Multiple, 3 x (200 x 80 x 40 cm).
Materials: wood

Collection: Collection M HKA, Antwerp (Inv. no. S0420_16).

A quick glance at this installation will evoke what many see as a familiar image, namely that of three extra-large boxes in which Barbie dolls are packaged. However, the box is not filled with the world’s bestselling doll, but a large empty space. The artist invites the spectator to sit in one of the boxes during the performance. Here ‘The natural style’ specified on the box is preferred above artificial beauty. On the one hand this installation by Job Koelewijn speaks very plainly and the criticism it contains, at a time when people are striving for an inhuman ideal of beauty, needs no lengthy explanation: inner form is more important than outer appearance.
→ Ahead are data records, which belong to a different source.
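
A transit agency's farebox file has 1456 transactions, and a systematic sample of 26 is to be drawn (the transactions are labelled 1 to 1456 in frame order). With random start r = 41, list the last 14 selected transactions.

713, 769, 825, 881, 937, 993, 1049, 1105, 1161, 1217, 1273, 1329, 1385, 1441

k = N/n = 1456/26 = 56
13th selection = 41 + 12×56 = 713
14th: 713 + 56 = 769
15th: 769 + 56 = 825
16th: 825 + 56 = 881
17th: 881 + 56 = 937
18th: 937 + 56 = 993
19th: 993 + 56 = 1049
20th: 1049 + 56 = 1105
21st: 1105 + 56 = 1161
22nd: 1161 + 56 = 1217
23rd: 1217 + 56 = 1273
24th: 1273 + 56 = 1329
25th: 1329 + 56 = 1385
26th: 1385 + 56 = 1441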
This moral appears regularly in Job Koelewijn’s work, but always in another form, ranging from sculpture and installations to performances and photos. Each work is based on a familiar element in everyday life, which he then manipulates and uses to his own purpose. Moreover, the emphasis is not on the object but on the thought process initiated by the manipulated object. This approach is linked to a trend in the contemporary art world that puts art at the heart of life again, in order to react to social developments through art. Or, to put it into Koelewijn’s own words: ‘Life itself produces material for art. So the only thing that really matters to artists is awareness.’ On the other hand this work of art evokes a second question, namely, where does reality end and artificiality begin and how are the two related? Indeed, the boxes invite one to step inside and become a doll, in the ‘natural style’ of course, but a doll nevertheless.